"I don't know how fast these things go," says Aaron Paul, clutching a black-and-white-striped racing helmet, assertively flipping up the Plexiglas face shield. "I hope they go fast. Oh, yeah. I bet we can get these things going." Paul earnestly sizes up his ride: the freshly detailed No. 14 go-kart on the track at Karting Almería in Andalucía, Spain. It's not exactly the souped-up Mustang he throttles cross-country in next month's street-racing revenge drama Need for Speed, but Paul nevertheless looks pumped. "Are the laps timed?" he asks the course keeper. Si. "Great," says Paul, his sky-blue eyes widening. "I like that. I like to see the progress. I like to see if I can beat my best effort."

That might be easier said than done for Paul. For someone who spent five seasons on Breaking Bad, playing Jesse Pinkman—a huggable murderer, a heartbreaking and heartbroken addict, the ever-manipulated pawn of a master's mastermind who grappled for 62 episodes to get a handle on his own free will, all while spouting pithy memes (Yeah, bitch; Yeah, science; Yeah, bitch. Magnets!; Yo!) and heavy, haunting tears—progress, career-wise, is hard to measure. As a character, Jesse evolved, moving along a continuum that ranged from shiftless screw-up to morally complex mensch. He entered the picture as a wigga naïf, dressed like an extra in an Insane Clown Posse video, cooking product laced with chili pepper. He left scarred and bruised, having been tested like Job.

It was the kind of role, on the kind of show, that could retool the conventional Hollywood star machine, one that makes a case for television as the superior character-minting medium of our time, and one that also sends Paul into movies as something more than just a hungry call-up from the minor leagues. At 34, he is a four-time Emmy nominee and a two-time winner who's a virtual lock for a third statue later this year. But the transition from premium-cable royalty to bona fide big-screen stud is hardly a given. Still, Breaking Bad's creator, Vince Gilligan, views Paul's ascension as an inevitability. "Aaron is going to be one of the all-time greats," he says. "Forty years from now he'll be picking up his lifetime-achievement award at the Oscars."

Before Paul can reach the promised land Gilligan foresees, he must wander in the desert. For 40 years. He is here in Almería filming Ridley Scott's 2014 holiday tentpole, the biblical epic Exodus. Paul plays Joshua, the Hebrew slave turned military savant who helps Christian Bale's Moses lead the Jews to their geographical and spiritual destiny. "This Joshua is just ready to fight," Paul says. He has been filming for a month now, working with the famously intense Bale (Paul calls him "funny," then "hilarious") and the demanding Scott ("the greatest guy") while living with his 26-year-old wife, Lauren, in a walk-up flat on a narrow Renaissance-era street. Inside, jasmine-scented candles burn low and a Bose speaker plays the ongoing indie-folk love theme of the Pauls' perpetual honeymoon. They married last May and have just returned from Paris a few hours ago, after a quick jaunt to revisit the site of their engagement and to see their friends the Lumineers perform. Still, they've already set their long wooden table with wine, cheese, crushed tomatoes, olives, crusty bread, and petals of ibérico ham arranged in concentric circles on a plate.

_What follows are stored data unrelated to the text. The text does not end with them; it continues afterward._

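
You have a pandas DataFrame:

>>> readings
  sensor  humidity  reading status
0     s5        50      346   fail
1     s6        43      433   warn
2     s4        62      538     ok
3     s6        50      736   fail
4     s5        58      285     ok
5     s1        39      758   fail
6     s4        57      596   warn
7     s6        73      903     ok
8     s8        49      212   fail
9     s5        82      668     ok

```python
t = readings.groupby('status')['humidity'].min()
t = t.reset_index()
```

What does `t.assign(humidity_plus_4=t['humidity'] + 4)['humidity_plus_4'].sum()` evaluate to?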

The Pauls met at Coachella in 2010, became friends, and, a year later, coupled up at the same festival. "Not on drugs," says Paul, a hopeless romantic dressed entirely in black. "The only people not on drugs," says Lauren. Arcade Fire belted out their anthemic finale. A mass of white balloons floated into the starry desert sky. "Normally, I drink a lot at those festivals," Paul says. "But we were just so distracted with the high that was happening between us. It's unexplainable. I told her that night I was going to marry her. I did. I told her that. I knew what she was all about. I mean, come on, she runs an antibullying nonprofit called Kind Campaign." They had their first kiss on a Ferris wheel, and their first official post-Coachella date involved flying to Vegas and driving the 1965 Shelby Cobra Paul bought on eBay back to Los Angeles, top down.